Only 22 percent of people feel that manufacturers should focus on developing self-driving vehicles. The majority, 80 percent, say they want current vehicle safety systems, such as automatic emergency braking and lane-keeping assistance, to work better. Importantly, more than half - 58 percent - said they want these systems in their next vehicle. 

"There's good news for automakers, here," McKinley said. "Consumers are clear about what they want. If automakers and their tech partners work to fine-tune existing technology to provide a better experience now, that will bring about the vehicles of tomorrow."

Nearly 96 percent of 2020 vehicle models came equipped with at least one advanced driver assistance system (ADAS), such as automatic emergency braking, blind spot warning, or lane-keeping assistance. Consumers who buy new, then, will likely interact with at least one type of new vehicle technology.

Previous AAA research has found that some systems, particularly those that provide the highest level of automation available to the public, do not always work as expected. These negative experiences could influence driver opinion of future vehicle automation. They also reinforce the need for manufacturers to continue to hone vehicle technology by expanding testing to include real-world scenarios encountered by drivers. 

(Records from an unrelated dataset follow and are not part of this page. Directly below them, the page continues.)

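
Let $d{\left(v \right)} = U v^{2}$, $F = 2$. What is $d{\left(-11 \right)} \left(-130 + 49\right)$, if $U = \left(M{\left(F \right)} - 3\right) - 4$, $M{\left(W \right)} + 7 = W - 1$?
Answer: $127413$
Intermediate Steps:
$M{\left(W \right)} = -8 + W$ ($M{\left(W \right)} = -7 + \left(W - 1\right) = -7 + \left(-1 + W\right) = -8 + W$)
$U = -13$ ($U = \left(\left(-8 + 2\right) - 3\right) - 4 = \left(-6 - 3\right) - 4 = -9 - 4 = -13$)
$d{\left(v \right)} = - 13 v^{2}$
$d{\left(-11 \right)} \left(-130 + 49\right) = - 13 \left(-11\right)^{2} \left(-130 + 49\right) = \left(-13\right) 121 \left(-81\right) = \left(-1573\right) \left(-81\right) = 127413$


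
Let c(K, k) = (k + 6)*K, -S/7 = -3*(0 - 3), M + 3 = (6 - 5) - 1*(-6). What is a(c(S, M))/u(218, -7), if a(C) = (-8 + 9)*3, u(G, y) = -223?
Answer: -3/223 ≈ -0.013453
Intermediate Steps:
M = 4 (M = -3 + ((6 - 5) - 1*(-6)) = -3 + (1 + 6) = -3 + 7 = 4)
S = -63 (S = -(-21)*(0 - 3) = -(-21)*(-3) = -7*9 = -63)
c(K, k) = K*(6 + k) (c(K, k) = (6 + k)*K = K*(6 + k))
a(C) = 3 (a(C) = 1*3 = 3)
a(c(S, M))/u(218, -7) = 3/(-223) = 3*(-1/223) = -3/223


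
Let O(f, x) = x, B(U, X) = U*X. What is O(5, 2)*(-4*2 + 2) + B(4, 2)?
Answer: -4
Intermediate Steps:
O(5, 2)*(-4*2 + 2) + B(4, 2) = 2*(-4*2 + 2) + 4*2 = 2*(-8 + 2) + 8 = 2*(-6) + 8 = -12 + 8 = -4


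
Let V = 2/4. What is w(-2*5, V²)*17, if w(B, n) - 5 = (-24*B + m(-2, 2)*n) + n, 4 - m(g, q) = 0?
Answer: 16745/4 ≈ 4186.3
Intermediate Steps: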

COVID-19 Has Little Impact
AAA also asked drivers if COVID-19 would influence their decision to use a self-driving vehicle as an alternative to public transportation or ride-hailing. The majority, 42 percent, said COVID-19 made no difference in their opinion on self-driving vehicles as an alternative to public transportation - while 41 percent said the same thing with regard to ride-hailing services. 

The Likely Future
While fully self-driving vehicles are still years away from consumer availability, we're at an important crossroads: As testing on public roads expands, and as new safety features are included as standard on many vehicles, drivers are interacting often with the core technology of the car of the future.

To build consumer acceptance, industry actors need to be transparent and accurate in how they market and discuss self-driving technology - something they routinely fail to do

"Smartphones became ubiquitous as their manufacturers worked to improve and perfect existing features, instead of promising that the tech would completely change the world overnight," McKinley said. "There is a lesson there for anybody claiming their self-driving car is right around the corner. Focus on the fundamentals first, build trust, and you'll lead the way into the future."

The survey was conducted January 15-17, 2021, using a probability-based panel designed to be representative of the U.S. household population overall. The panel provides sample coverage of approximately 97% of the U.S. household population. Most surveys were completed online; consumers without Internet access were surveyed over the phone. A total of 1,010 interviews were completed among U.S. adults, 18 years of age or older. The margin of error for the study overall is 4% at the 95% confidence level. Smaller subgroups have larger error margins.